What the “25 Points” was he thinking?

With his win in the 2004 EA Sports 500, Dale Earnhardt Jr. drafted into the points lead and looked like a title favorite as the calendar turned from September to October. However, a 25-point penalty levied against him for using a certain four-letter word on national television in Victory Lane dropped him 12 points behind Kurt Busch in NASCAR’s inaugural Chase. Although Junior won again five weeks later, he never fully recovered in the championship standings. Sidenote: A fun game has spawned from this. Instead of using your preferred four-letter word, substitute the words “25 points” in its place. You’ll be amazed at how funny it remains and how many people will instantly know what you’re referring to.

by Matt Taliaferro

"Sarcastic" Tony makes an appearance

In this clip from May, Tony Stewart looked to be a mental disaster just moments after his No. 14 car wound up in the garage area. After years of drivers complaining about the plate package, Stewart decided to make his point by switching gears and doing the opposite: embracing its pitfalls. One of the more fascinating moments throughout this clip is the way in which the media seems baffled by Stewart’s responses, continuing to ask serious questions when the driver was anything but. Give him this: Dude can stay in character.

by Tom Bowles

Greatest collection of post-race quotes ever?

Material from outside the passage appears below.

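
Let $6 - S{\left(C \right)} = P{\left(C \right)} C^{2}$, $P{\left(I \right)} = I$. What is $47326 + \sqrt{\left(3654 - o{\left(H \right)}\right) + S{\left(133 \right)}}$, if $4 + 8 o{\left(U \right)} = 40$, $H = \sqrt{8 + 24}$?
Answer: $47326 + \frac{i \sqrt{9395926}}{2} \approx 47326.0 + 1532.6 i$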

Perhaps the most frightening incident seen at any NASCAR track in the recent past (naturally) spawned some of the most epic reactions. The Carl Edwards/Brad Keselowski battle royale of 2009 launched the former into the fence and the latter onto everyone’s radar. From the first-time winners' exuberance to Dale Earnhardt Jr.’s James Finch-chuckle to Edwards’ genius sponsor plug—and bone-chilling description of his in-wreck concerns—this post-race summary has it all.